On Saturday, February 21, 2026 at 8:00 PM, Maestro Daniele Rustioni will conduct the Orchestra and Chorus of the Maggio.
The program features the overture to Tannhäuser by Richard Wagner and two compositions by Johannes Brahms: Das Schicksalslied (Song of Destiny) for chorus and orchestra, Op. 54, and the Symphony No. 2 in D major, Op. 73.
Florence, February 18, 2026 – The symphonic events of the Teatro del Maggio season continue. On Saturday, February 21 at 8:00 PM, maestro Daniele Rustioni will take the podium in the Sala Grande—leading the Orchestra and Chorus of the Maggio—for a concert in the Theatre’s symphonic season. The Chorus Master of the Maggio is Lorenzo Fratini.
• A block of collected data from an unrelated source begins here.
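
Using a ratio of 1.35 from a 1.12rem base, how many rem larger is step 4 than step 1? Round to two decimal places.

Step 1: 1.12 × 1.35 = 1.5120rem
Step 4: 1.12 × 1.35⁴ = 3.7201rem
Difference: 3.7201 − 1.5120 = 2.2081rem

2.21rem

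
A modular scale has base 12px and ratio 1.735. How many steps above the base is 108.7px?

1.735ⁿ = 108.7 / 12 = 9.0583
n = ln(9.0583) / ln(1.735) = 2.2037 / 0.5510 ≈ 4.00

4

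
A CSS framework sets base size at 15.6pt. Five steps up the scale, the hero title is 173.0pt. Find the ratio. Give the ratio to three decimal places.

The ratio satisfies 15.6 × r⁵ = 173.0, so r = (173.0 / 15.6)^(1/5).
r = 11.0897^(1/5) ≈ 1.6180

1.618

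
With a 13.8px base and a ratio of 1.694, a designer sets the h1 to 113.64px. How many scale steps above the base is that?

4

1.694ⁿ = 113.64 / 13.8 = 8.2348
n = ln(8.2348) / ln(1.694) = 2.1084 / 0.5271 ≈ 4.00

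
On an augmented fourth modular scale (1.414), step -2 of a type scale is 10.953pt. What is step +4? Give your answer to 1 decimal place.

87.5pt

10.953 × 1.414⁶ = 10.953 × 7.99275 ≈ 87.545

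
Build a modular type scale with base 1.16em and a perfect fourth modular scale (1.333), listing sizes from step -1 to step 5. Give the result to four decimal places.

Step -1: 1.16 ÷ 1.333 = 0.8702
Step 0: 1.16em
Step 1: 1.16 × 1.333 = 1.5463
Step 2: 1.16 × 1.333² = 2.0612
Step 3: 1.16 × 1.333³ = 2.7476
Step 4: 1.16 × 1.333⁴ = 3.6625
Step 5: 1.16 × 1.333⁵ = 4.8821

0.8702em, 1.1600em, 1.5463em, 2.0612em, 2.7476em, 3.6625em, 4.8821em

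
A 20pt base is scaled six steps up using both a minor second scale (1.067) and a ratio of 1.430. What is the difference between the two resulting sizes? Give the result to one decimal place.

141.5pt

Minor second: 20.0 × 1.067⁶ = 29.513pt
At 1.430: 20.0 × 1.430⁶ = 171.020pt
Difference: 171.020 − 29.513 = 141.507pt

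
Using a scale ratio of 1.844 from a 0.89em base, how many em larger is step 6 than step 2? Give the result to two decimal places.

31.96em

Step 2: 0.89 × 1.844² = 3.0263em
Step 6: 0.89 × 1.844⁶ = 34.9909em
Difference: 34.9909 − 3.0263 = 31.9646em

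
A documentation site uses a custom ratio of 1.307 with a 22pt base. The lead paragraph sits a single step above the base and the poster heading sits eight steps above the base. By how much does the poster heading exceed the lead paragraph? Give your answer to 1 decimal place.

Step 1: 22.0 × 1.307 = 28.754pt
Step 8: 22.0 × 1.307⁸ = 187.339pt
Difference: 187.339 − 28.754 = 158.585pt

158.6pt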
The evening opens with the overture to Tannhäuser by Richard Wagner: the opera premiered in Dresden in 1845 under Wagner’s own direction. The celebrated overture is built on two contrasting thematic ideas representing the conflict between sacred and profane love. The pilgrims’ theme, entrusted to horns, bassoon, and clarinet, is a solemn melody that gradually ascends, gaining increasing sonic depth until culminating in a crescendo of the strings supported by the lower brass. The second theme, associated with the protagonist’s sensual experience in the Venusberg (the German mountain that, according to legend, housed Venus’s palace), is instead unrestrained and charged with pathos.
This is followed by Das Schicksalslied (Song of Destiny), the composition by Johannes Brahms that gives the evening its title. The two contrasting sections of the poem—first describing the heavenly realm and the imperturbability of the gods who dwell there, then the earthly world and the existential anguish of humankind—are rendered musically through a masterful interplay of light and shadow (muted strings and softly intoned verses in the first part, dramatically intense writing in the second). After these two contrasting episodes, the work concludes with an instrumental postlude that recalls the opening theme.
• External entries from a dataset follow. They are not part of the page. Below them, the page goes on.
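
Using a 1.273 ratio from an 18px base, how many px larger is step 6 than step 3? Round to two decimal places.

39.47px

Step 3: 18.0 × 1.273³ = 37.1328px
Step 6: 18.0 × 1.273⁶ = 76.6025px
Difference: 76.6025 − 37.1328 = 39.4697px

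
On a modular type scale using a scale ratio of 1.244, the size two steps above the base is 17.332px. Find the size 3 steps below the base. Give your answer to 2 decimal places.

17.332 ÷ 1.244⁵ = 17.332 ÷ 2.97922 ≈ 5.818

5.82px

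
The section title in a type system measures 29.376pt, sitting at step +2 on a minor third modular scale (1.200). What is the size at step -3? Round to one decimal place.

11.8pt

Moving from step +2 to step -3 is 5 steps down, so divide by r⁵.
29.376 ÷ 1.200⁵ = 29.376 ÷ 2.48832 ≈ 11.806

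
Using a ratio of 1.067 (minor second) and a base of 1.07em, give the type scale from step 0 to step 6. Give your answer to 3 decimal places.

Step 0: 1.07em
Step 1: 1.07 × 1.067 = 1.142
Step 2: 1.07 × 1.067² = 1.218
Step 3: 1.07 × 1.067³ = 1.300
Step 4: 1.07 × 1.067⁴ = 1.387
Step 5: 1.07 × 1.067⁵ = 1.480
Step 6: 1.07 × 1.067⁶ = 1.579

1.070em, 1.142em, 1.218em, 1.300em, 1.387em, 1.480em, 1.579em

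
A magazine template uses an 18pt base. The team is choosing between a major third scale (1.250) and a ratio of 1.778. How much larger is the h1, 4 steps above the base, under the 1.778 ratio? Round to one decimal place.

135.9pt

Major third: 18.0 × 1.250⁴ = 43.945pt
At 1.778: 18.0 × 1.778⁴ = 179.887pt
Difference: 179.887 − 43.945 = 135.942pt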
The concert concludes with another composition by Brahms, the Symphony No. 2 in D major. If the First Symphony had been hailed as the “Tenth Symphony,” alluding to the Beethovenian legacy of which Brahms was considered the heir and guardian, the Second was nicknamed “Pastoral” for its predominantly lyrical and melodic character, and also “Viennese” for its use of waltz rhythm in two of its four movements. A three-note motto, introduced by the lower strings and answered by horns, bassoons, flutes, and clarinets, launches the work. What might seem like an introduction is in fact already the fundamental building block with which Brahms, through his masterful use of variation-development technique, constructs the first theme and the entire symphonic discourse.
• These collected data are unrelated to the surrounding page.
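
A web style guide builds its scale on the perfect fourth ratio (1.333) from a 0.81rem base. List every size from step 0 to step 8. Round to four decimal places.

0.8100rem, 1.0797rem, 1.4393rem, 1.9186rem, 2.5574rem, 3.4091rem, 4.5443rem, 6.0575rem, 8.0747rem

Step 0: 0.81rem
Step 1: 0.81 × 1.333 = 1.0797
Step 2: 0.81 × 1.333² = 1.4393
Step 3: 0.81 × 1.333³ = 1.9186
Step 4: 0.81 × 1.333⁴ = 2.5574
Step 5: 0.81 × 1.333⁵ = 3.4091
Step 6: 0.81 × 1.333⁶ = 4.5443
Step 7: 0.81 × 1.333⁷ = 6.0575
Step 8: 0.81 × 1.333⁸ = 8.0747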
Daniele Rustioni—who made his Maggio debut in January 2012 conducting Il viaggio a Reims by Gioachino Rossini—is one of the most highly regarded conductors of his generation, acclaimed for the breadth of his symphonic and operatic repertoire and for his prominent presence in major international opera houses. From the 2025/26 Season, he is the new Principal Guest Conductor of the Metropolitan Opera, the third in the history of America’s leading musical institution after Valery Gergiev and Fabio Luisi. In July 2024, he was awarded the French honor of “Chevalier des Arts et Lettres.” Music Director of the Opéra National de Lyon from 2017 to 2025, he concluded his tenure at the end of the 2024/25 Season with a new production of Verdi’s La forza del destino, which he also presented at the Orange Festival. In recognition of his work, the theatre subsequently appointed him Music Director Emeritus. He led the Ulster Orchestra in the United Kingdom from 2019 to 2024, first as Chief Conductor and then as Music Director, retaining the honorary title of Music Director Laureate. From 2020 to 2023, he was also Principal Guest Conductor of the Bavarian State Opera in Munich, the first in the prestigious German institution’s history. He is also Conductor Emeritus of the Orchestra della Toscana, of which he served as Music Director from 2014 to 2020 and Artistic Director for the following two years. He was named “Best Conductor” at the International Opera Awards 2022.
Daniele Rustioni, again conducting the Orchestra of the Maggio, will appear in the February 24 concert at Orvieto Cathedral (which will be recorded by Rai and broadcast on Rai 1 on Good Friday following the Via Crucis and on Rai 5 in the days after the initial airing) and—together with the Orchestra and Chorus of the Maggio—in another tour engagement on February 26 at the Caurum Hall Guido d’Arezzo in Arezzo.